No. 6 is so important and so easy to forget.
As anyone who has ever had their heart stomped into a million itty bitty pieces by another human will tell you: relationships are hard as hell. That said, there are some people who make them look ridiculously easy, and those relationship wizards were kind enough to share their ~wise ways~ with the rest of us muggles. Let us learn:
1. Be a good roommate to yourself before you enter a relationship. As one person puts it, “Learn how to live on your own. If you can do everything for yourself (wash, cook, clean, iron, shop) you won’t turn into a demanding shit expecting your partner to make up for your lacks.”
2. Have your own stuff going on. While it’s great to spend time together, it’s also important to have things that are just yours. As one Redditor says, “You don’t have to invite your [significant other] to every single activity you do, particularly when it comes to hobbies.”
3. Have your own friends. Your partner should definitely be game to hang with your friends sometimes (and vice versa!) but it’s also important to keep one-on-one friendships going to. As one person puts it, “Also, not having your own friends is a big mistake. You really have to have some sort of support system or thing that you do where your [significant other] isn’t involved so you can have time apart from each other.”
4. Learn to really let go and forgive after fights. One Redditor writes, “This is vital. My fiancé and I have gotten in maybe 4-5 fights (max) in 7 years. Neither of us remembers what they were about because we willingly forget them so as not to hold a grudge. We’re still madly in love and adore spending time together. I literally dance every morning when on vacation with him because I get to spend a whole week uninterrupted with him.”
5. Address problems as they arise. Instead of growing slowly resentful over time or letting a little thing get bigger and bigger in you head until you explode one day, address things as they come up. One Redditor says, “My husband and I had to take a marriage class before we got married and the teacher said a great way to ruin a marriage is to ‘gunny sack,’ basically don’t hold on to little things and let them turn into a real fight. We’ve been really successful because we will call each other and ourselves out and have avoided many stupid fights.”
A caveat to this is that you should also just let the small things go completely. Like, if your partner puts the toilet paper on the roll in (what you think is) the wrong direction, just let it go. This is shit that doesn’t matter and you’ll have enough real issues that it’s important to just accept that people do things differently, one way isn’t right and one way isn’t wrong, and to just go cuddle and watch Netflix.

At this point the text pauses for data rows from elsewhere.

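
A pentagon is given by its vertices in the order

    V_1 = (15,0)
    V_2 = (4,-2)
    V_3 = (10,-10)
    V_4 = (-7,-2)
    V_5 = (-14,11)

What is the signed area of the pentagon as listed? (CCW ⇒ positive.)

-205

Apply the shoelace (surveyor's) formula: 2A = Σ (x_i·y_{i+1} − x_{i+1}·y_i), indices taken mod 5.
Σ = (-30) + (-20) + (-90) + (-105) + (-165) = -410
Signed area = Σ/2 = -205 (negative ⇒ clockwise traversal).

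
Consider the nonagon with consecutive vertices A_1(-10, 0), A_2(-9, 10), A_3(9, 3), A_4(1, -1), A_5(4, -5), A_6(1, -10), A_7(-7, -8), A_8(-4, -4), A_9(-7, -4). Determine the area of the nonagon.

199.5

Apply Gauss's area formula: 2A = Σ (x_i·y_{i+1} − x_{i+1}·y_i), indices taken mod 9.
A_1→A_2: (-10)(10) − (-9)(0) = -100
A_2→A_3: (-9)(3) − (9)(10) = -117
A_3→A_4: (9)(-1) − (1)(3) = -12
A_4→A_5: (1)(-5) − (4)(-1) = -1
A_5→A_6: (4)(-10) − (1)(-5) = -35
A_6→A_7: (1)(-8) − (-7)(-10) = -78
A_7→A_8: (-7)(-4) − (-4)(-8) = -4
A_8→A_9: (-4)(-4) − (-7)(-4) = -12
A_9→A_1: (-7)(0) − (-10)(-4) = -40
Σ = -399
Area = |Σ|/2 = 199.5.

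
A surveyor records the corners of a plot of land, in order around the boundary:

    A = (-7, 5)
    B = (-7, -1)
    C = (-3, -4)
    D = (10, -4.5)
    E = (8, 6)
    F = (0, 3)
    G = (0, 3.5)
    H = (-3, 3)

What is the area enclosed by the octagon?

Σ = (42) + (25) + (53.5) + (96) + (24) + (0) + (10.5) + (6) = 257
Area = |Σ|/2 = 128.5.

128.5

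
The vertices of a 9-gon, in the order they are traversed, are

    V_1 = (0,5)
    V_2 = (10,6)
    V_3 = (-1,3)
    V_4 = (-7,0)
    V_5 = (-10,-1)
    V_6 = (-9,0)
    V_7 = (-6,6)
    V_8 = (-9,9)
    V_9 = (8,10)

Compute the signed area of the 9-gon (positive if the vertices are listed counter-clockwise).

-85.5

Σ = (-50) + (36) + (21) + (7) + (-9) + (-54) + (0) + (-162) + (40) = -171
Signed area = Σ/2 = -85.5 (negative ⇒ clockwise traversal).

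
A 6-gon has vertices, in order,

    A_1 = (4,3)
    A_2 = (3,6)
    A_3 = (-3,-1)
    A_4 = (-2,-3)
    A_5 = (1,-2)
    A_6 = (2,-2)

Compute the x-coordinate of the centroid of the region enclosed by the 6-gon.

0.85

Apply the shoelace formula. First the cross-terms c_i = x_i·y_{i+1} − x_{i+1}·y_i:
  15, 15, 7, 7, 2, 14  ⇒  2A = 60, A = 30.
Then Σ (x_i + x_{i+1})·c_i = 153, so x̄ = 153 / (6·30) = 0.85.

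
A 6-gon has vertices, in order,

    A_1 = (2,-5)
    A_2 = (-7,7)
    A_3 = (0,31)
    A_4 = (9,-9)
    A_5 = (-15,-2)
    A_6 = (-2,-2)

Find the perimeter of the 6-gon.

124

|A_1A_2| = √((-9)² + (12)²) = √225 = 15
|A_2A_3| = √((7)² + (24)²) = √625 = 25
|A_3A_4| = √((9)² + (-40)²) = √1681 = 41
|A_4A_5| = √((-24)² + (7)²) = √625 = 25
|A_5A_6| = √((13)² + (0)²) = √169 = 13
|A_6A_1| = √((4)² + (-3)²) = √25 = 5
Perimeter = 15 + 25 + 41 + 25 + 13 + 5 = 124.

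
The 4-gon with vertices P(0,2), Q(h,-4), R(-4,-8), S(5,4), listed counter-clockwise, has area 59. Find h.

Write out the shoelace sum; only the two edges meeting at Q involve h:
2·Area = [(0·(-4) − h·2) + (h·(-8) − (-4)·(-4))] + 34
       = -10·h + 18 = 118
⇒ h = -10.

-10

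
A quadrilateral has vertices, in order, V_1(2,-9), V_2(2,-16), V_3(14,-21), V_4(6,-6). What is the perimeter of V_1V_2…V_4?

|V_1V_2| = √((0)² + (-7)²) = √49 = 7
|V_2V_3| = √((12)² + (-5)²) = √169 = 13
|V_3V_4| = √((-8)² + (15)²) = √289 = 17
|V_4V_1| = √((-4)² + (-3)²) = √25 = 5
Perimeter = 7 + 13 + 17 + 5 = 42.

42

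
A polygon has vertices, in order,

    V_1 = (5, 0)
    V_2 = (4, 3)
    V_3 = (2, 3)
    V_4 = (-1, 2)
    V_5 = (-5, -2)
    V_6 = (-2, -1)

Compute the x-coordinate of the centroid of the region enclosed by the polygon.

Apply the shoelace formula. First the cross-terms c_i = x_i·y_{i+1} − x_{i+1}·y_i:
  15, 6, 7, 12, 1, 5  ⇒  2A = 46, A = 23.
Then Σ (x_i + x_{i+1})·c_i = 114, so x̄ = 114 / (6·23) = 19/23.

19/23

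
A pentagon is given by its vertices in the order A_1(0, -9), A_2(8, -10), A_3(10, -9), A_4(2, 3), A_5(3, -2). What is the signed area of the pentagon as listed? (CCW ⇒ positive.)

Σ = (72) + (28) + (48) + (-13) + (-27) = 108
Signed area = Σ/2 = 54 (positive ⇒ counter-clockwise traversal).

54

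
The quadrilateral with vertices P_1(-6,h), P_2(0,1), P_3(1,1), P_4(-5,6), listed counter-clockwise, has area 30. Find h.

-4

The doubled signed area Σ (x_i y_{i+1} − x_{i+1} y_i) is linear in h.
With h=0 it equals 40; the coefficient of h is -5 (from the two edges through P_1).
So -5·h + 40 = 2·30 = 60 ⇒ h = -4.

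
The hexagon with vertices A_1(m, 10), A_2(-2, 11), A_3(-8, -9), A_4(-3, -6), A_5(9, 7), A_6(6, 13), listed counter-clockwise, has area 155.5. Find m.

2

The doubled signed area Σ (x_i y_{i+1} − x_{i+1} y_i) is linear in m.
With m=0 it equals 315; the coefficient of m is -2 (from the two edges through A_1).
So -2·m + 315 = 2·155.5 = 311 ⇒ m = 2.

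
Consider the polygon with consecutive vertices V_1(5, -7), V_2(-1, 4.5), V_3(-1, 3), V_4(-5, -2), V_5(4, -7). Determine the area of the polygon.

Apply the surveyor's formula: 2A = Σ (x_i·y_{i+1} − x_{i+1}·y_i), indices taken mod 5.
Σ = (15.5) + (1.5) + (17) + (43) + (7) = 84
Area = |Σ|/2 = 42.

42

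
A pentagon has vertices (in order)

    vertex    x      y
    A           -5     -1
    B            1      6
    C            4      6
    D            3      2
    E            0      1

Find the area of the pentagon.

Σ = (-29) + (-18) + (-10) + (3) + (5) = -49
Area = |Σ|/2 = 24.5.

24.5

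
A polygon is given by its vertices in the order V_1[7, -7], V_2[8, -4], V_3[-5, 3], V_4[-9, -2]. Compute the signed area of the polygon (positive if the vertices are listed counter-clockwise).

73

Apply the surveyor's formula: 2A = Σ (x_i·y_{i+1} − x_{i+1}·y_i), indices taken mod 4.
V_1→V_2: (7)(-4) − (8)(-7) = 28
V_2→V_3: (8)(3) − (-5)(-4) = 4
V_3→V_4: (-5)(-2) − (-9)(3) = 37
V_4→V_1: (-9)(-7) − (7)(-2) = 77
Σ = 146
Signed area = Σ/2 = 73 (positive ⇒ counter-clockwise traversal).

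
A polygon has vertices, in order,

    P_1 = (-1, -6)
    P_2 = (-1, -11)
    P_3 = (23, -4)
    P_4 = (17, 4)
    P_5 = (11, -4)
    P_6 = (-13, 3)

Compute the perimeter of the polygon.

90

|P_1P_2| = √((0)² + (-5)²) = √25 = 5
|P_2P_3| = √((24)² + (7)²) = √625 = 25
|P_3P_4| = √((-6)² + (8)²) = √100 = 10
|P_4P_5| = √((-6)² + (-8)²) = √100 = 10
|P_5P_6| = √((-24)² + (7)²) = √625 = 25
|P_6P_1| = √((12)² + (-9)²) = √225 = 15
Perimeter = 5 + 25 + 10 + 10 + 25 + 15 = 90.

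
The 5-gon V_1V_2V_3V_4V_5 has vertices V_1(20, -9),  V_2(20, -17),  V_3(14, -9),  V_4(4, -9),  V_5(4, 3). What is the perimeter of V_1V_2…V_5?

|V_1V_2| = √((0)² + (-8)²) = √64 = 8
|V_2V_3| = √((-6)² + (8)²) = √100 = 10
|V_3V_4| = √((-10)² + (0)²) = √100 = 10
|V_4V_5| = √((0)² + (12)²) = √144 = 12
|V_5V_1| = √((16)² + (-12)²) = √400 = 20
Perimeter = 8 + 10 + 10 + 12 + 20 = 60.

60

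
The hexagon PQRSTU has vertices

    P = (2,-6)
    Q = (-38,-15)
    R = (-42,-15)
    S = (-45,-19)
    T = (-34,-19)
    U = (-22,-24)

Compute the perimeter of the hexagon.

|PQ| = √((-40)² + (-9)²) = √1681 = 41
|QR| = √((-4)² + (0)²) = √16 = 4
|RS| = √((-3)² + (-4)²) = √25 = 5
|ST| = √((11)² + (0)²) = √121 = 11
|TU| = √((12)² + (-5)²) = √169 = 13
|UP| = √((24)² + (18)²) = √900 = 30
Perimeter = 41 + 4 + 5 + 11 + 13 + 30 = 104.

104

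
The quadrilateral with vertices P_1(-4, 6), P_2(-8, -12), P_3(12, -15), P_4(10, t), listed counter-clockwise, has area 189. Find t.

The doubled signed area Σ (x_i y_{i+1} − x_{i+1} y_i) is linear in t.
With t=0 it equals 570; the coefficient of t is 16 (from the two edges through P_4).
So 16·t + 570 = 2·189 = 378 ⇒ t = -12.

-12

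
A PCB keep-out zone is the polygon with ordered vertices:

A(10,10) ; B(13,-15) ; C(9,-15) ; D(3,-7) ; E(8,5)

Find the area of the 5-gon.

Apply the shoelace formula: 2A = Σ (x_i·y_{i+1} − x_{i+1}·y_i), indices taken mod 5.
A→B: (10)(-15) − (13)(10) = -280
B→C: (13)(-15) − (9)(-15) = -60
C→D: (9)(-7) − (3)(-15) = -18
D→E: (3)(5) − (8)(-7) = 71
E→A: (8)(10) − (10)(5) = 30
Σ = -257
Area = |Σ|/2 = 128.5.

128.5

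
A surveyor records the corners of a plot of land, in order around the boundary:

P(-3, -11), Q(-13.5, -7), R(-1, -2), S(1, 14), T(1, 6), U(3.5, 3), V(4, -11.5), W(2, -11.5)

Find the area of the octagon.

138.625

Apply the shoelace (surveyor's) formula: 2A = Σ (x_i·y_{i+1} − x_{i+1}·y_i), indices taken mod 8.
Σ = (-127.5) + (20) + (-12) + (-8) + (-18) + (-52.25) + (-23) + (-56.5) = -277.25
Area = |Σ|/2 = 138.625.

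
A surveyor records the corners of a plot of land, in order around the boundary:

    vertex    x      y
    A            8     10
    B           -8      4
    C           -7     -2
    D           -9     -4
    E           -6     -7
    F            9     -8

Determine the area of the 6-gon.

Σ = (112) + (44) + (10) + (39) + (111) + (154) = 470
Area = |Σ|/2 = 235.

235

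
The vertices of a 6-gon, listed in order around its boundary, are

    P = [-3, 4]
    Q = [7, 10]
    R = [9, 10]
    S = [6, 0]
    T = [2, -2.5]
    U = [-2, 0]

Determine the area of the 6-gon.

P→Q: (-3)(10) − (7)(4) = -58
Q→R: (7)(10) − (9)(10) = -20
R→S: (9)(0) − (6)(10) = -60
S→T: (6)(-2.5) − (2)(0) = -15
T→U: (2)(0) − (-2)(-2.5) = -5
U→P: (-2)(4) − (-3)(0) = -8
Σ = -166
Area = |Σ|/2 = 83.

83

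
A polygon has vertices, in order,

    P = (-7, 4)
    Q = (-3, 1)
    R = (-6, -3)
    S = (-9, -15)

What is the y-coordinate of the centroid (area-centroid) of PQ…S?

Apply the shoelace formula. First the cross-terms c_i = x_i·y_{i+1} − x_{i+1}·y_i:
  5, 15, 63, -141  ⇒  2A = -58, A = -29.
Then Σ (y_i + y_{i+1})·c_i = 412, so ȳ = 412 / (6·(-29)) = -206/87.

-206/87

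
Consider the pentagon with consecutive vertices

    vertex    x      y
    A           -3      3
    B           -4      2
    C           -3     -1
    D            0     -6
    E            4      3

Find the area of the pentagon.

39.5

Apply the surveyor's formula: 2A = Σ (x_i·y_{i+1} − x_{i+1}·y_i), indices taken mod 5.
Cross-terms: 6, 10, 18, 24, 21  ⇒  Σ = 79
Area = |Σ|/2 = 39.5.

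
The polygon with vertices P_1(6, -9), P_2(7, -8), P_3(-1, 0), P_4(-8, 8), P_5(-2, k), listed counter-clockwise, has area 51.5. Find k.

The doubled signed area Σ (x_i y_{i+1} − x_{i+1} y_i) is linear in k.
With k=0 it equals 33; the coefficient of k is -14 (from the two edges through P_5).
So -14·k + 33 = 2·51.5 = 103 ⇒ k = -5.

-5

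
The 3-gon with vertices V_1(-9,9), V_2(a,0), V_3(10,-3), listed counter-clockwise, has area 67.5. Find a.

-6

Write out the shoelace sum; only the two edges meeting at V_2 involve a:
2·Area = [((-9)·0 − a·9) + (a·(-3) − 10·0)] + 63
       = -12·a + 63 = 135
⇒ a = -6.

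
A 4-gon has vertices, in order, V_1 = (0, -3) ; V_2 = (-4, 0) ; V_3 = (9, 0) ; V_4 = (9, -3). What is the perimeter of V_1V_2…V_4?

30

|V_1V_2| = √((-4)² + (3)²) = √25 = 5
|V_2V_3| = √((13)² + (0)²) = √169 = 13
|V_3V_4| = √((0)² + (-3)²) = √9 = 3
|V_4V_1| = √((-9)² + (0)²) = √81 = 9
Perimeter = 5 + 13 + 3 + 9 = 30.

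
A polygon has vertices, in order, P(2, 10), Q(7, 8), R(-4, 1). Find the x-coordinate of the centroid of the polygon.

Apply the shoelace formula. First the cross-terms c_i = x_i·y_{i+1} − x_{i+1}·y_i:
  -54, 39, -42  ⇒  2A = -57, A = -28.5.
Then Σ (x_i + x_{i+1})·c_i = -285, so x̄ = -285 / (6·(-28.5)) = 5/3.

5/3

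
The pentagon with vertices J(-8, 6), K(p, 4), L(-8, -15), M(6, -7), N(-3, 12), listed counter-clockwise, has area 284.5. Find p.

-14

The doubled signed area Σ (x_i y_{i+1} − x_{i+1} y_i) is linear in p.
With p=0 it equals 275; the coefficient of p is -21 (from the two edges through K).
So -21·p + 275 = 2·284.5 = 569 ⇒ p = -14.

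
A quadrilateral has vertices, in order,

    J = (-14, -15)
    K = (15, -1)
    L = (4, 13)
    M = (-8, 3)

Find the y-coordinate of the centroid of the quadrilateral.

Apply the surveyor's formula. First the cross-terms c_i = x_i·y_{i+1} − x_{i+1}·y_i:
  239, 199, 116, 162  ⇒  2A = 716, A = 358.
Then Σ (y_i + y_{i+1})·c_i = -1524, so ȳ = -1524 / (6·358) = -127/179.

-127/179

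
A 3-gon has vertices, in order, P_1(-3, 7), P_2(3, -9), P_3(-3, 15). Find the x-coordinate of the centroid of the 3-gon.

-1

Apply the shoelace (surveyor's) formula. First the cross-terms c_i = x_i·y_{i+1} − x_{i+1}·y_i:
  6, 18, 24  ⇒  2A = 48, A = 24.
Then Σ (x_i + x_{i+1})·c_i = -144, so x̄ = -144 / (6·24) = -1.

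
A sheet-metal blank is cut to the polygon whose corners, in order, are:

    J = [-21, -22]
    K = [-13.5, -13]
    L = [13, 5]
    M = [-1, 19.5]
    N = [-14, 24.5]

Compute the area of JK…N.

703.5

Σ = (-24) + (101.5) + (258.5) + (248.5) + (822.5) = 1407
Area = |Σ|/2 = 703.5.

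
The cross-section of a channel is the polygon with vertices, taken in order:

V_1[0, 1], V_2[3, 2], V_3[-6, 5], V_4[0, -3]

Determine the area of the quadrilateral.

21

Apply Gauss's area formula: 2A = Σ (x_i·y_{i+1} − x_{i+1}·y_i), indices taken mod 4.
V_1→V_2: (0)(2) − (3)(1) = -3
V_2→V_3: (3)(5) − (-6)(2) = 27
V_3→V_4: (-6)(-3) − (0)(5) = 18
V_4→V_1: (0)(1) − (0)(-3) = 0
Σ = 42
Area = |Σ|/2 = 21.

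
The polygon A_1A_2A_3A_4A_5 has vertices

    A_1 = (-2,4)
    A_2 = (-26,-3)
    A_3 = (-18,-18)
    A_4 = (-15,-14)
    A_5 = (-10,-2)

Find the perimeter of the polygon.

70

|A_1A_2| = √((-24)² + (-7)²) = √625 = 25
|A_2A_3| = √((8)² + (-15)²) = √289 = 17
|A_3A_4| = √((3)² + (4)²) = √25 = 5
|A_4A_5| = √((5)² + (12)²) = √169 = 13
|A_5A_1| = √((8)² + (6)²) = √100 = 10
Perimeter = 25 + 17 + 5 + 13 + 10 = 70.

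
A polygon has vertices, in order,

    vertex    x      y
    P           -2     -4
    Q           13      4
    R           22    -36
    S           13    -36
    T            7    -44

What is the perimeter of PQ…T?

|PQ| = √((15)² + (8)²) = √289 = 17
|QR| = √((9)² + (-40)²) = √1681 = 41
|RS| = √((-9)² + (0)²) = √81 = 9
|ST| = √((-6)² + (-8)²) = √100 = 10
|TP| = √((-9)² + (40)²) = √1681 = 41
Perimeter = 17 + 41 + 9 + 10 + 41 = 118.

118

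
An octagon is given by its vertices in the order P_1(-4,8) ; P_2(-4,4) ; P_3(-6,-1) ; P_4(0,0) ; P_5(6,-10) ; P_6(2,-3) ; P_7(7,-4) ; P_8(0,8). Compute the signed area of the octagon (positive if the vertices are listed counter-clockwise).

73.5

Apply the shoelace formula: 2A = Σ (x_i·y_{i+1} − x_{i+1}·y_i), indices taken mod 8.
Σ = (16) + (28) + (0) + (0) + (2) + (13) + (56) + (32) = 147
Signed area = Σ/2 = 73.5 (positive ⇒ counter-clockwise traversal).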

6. Don’t get mad at them for not being everything to you. Your partner might have a lot of good qualities that you look for in another person but she probably doesn’t have ALL the good qualities that you look for in another person. Don’t hold that against her. Rather, celebrate the things you love about her and then find friends to do the other shit with. As one Redditor puts it, “Don’t set unrealistic expectations of your [significant other]. One person cannot encompass all the attributes you look for in a companion. If your [significant other] is attractive, witty, drinks the same red wine you do, but doesn’t share your love for hiking; go find friends that do rather than hold it against them.”
7. Don’t fight with each other, solve the problem together. This is key! You’re a team and if you act like one, you can fix most issues. One person says, “When solving things, always tell each other it’s not you versus me, but us versus the problem. Read that somewhere on Reddit a year ago and it’s always stuck with me. Just helps to affirm that you’re in this together.”
8. Get two blankets. This is the best advice I’ve ever read in my life. As one Redditor writes, “It cuts down on 90-percent of the fights related to sleeping,” and I would add that it cuts down on other fights because you’re not tired all the time and can handle your shit better in general.
9. Learn to properly apologize. No half-hearted non-apologies, but real deal ones that let your partner know you heard them. One person says it well, “If you’re really in love, you’ll apologize often. Because no one is perfect, and if you care about someone, you [should] be willing to admit when you’re wrong.”
10. And this gold from someone in a 30-year relationship: “30 years in. Pure luck with a lot of empathy. Keep your pants on. Cheating is a sure fire way to screw up (no pun intended). Plan. Set goals together and work towards them. Be ready to compromise. Handle it tactfully. And LAUGH EVERY DAY. A smile and a hug does amazing things.”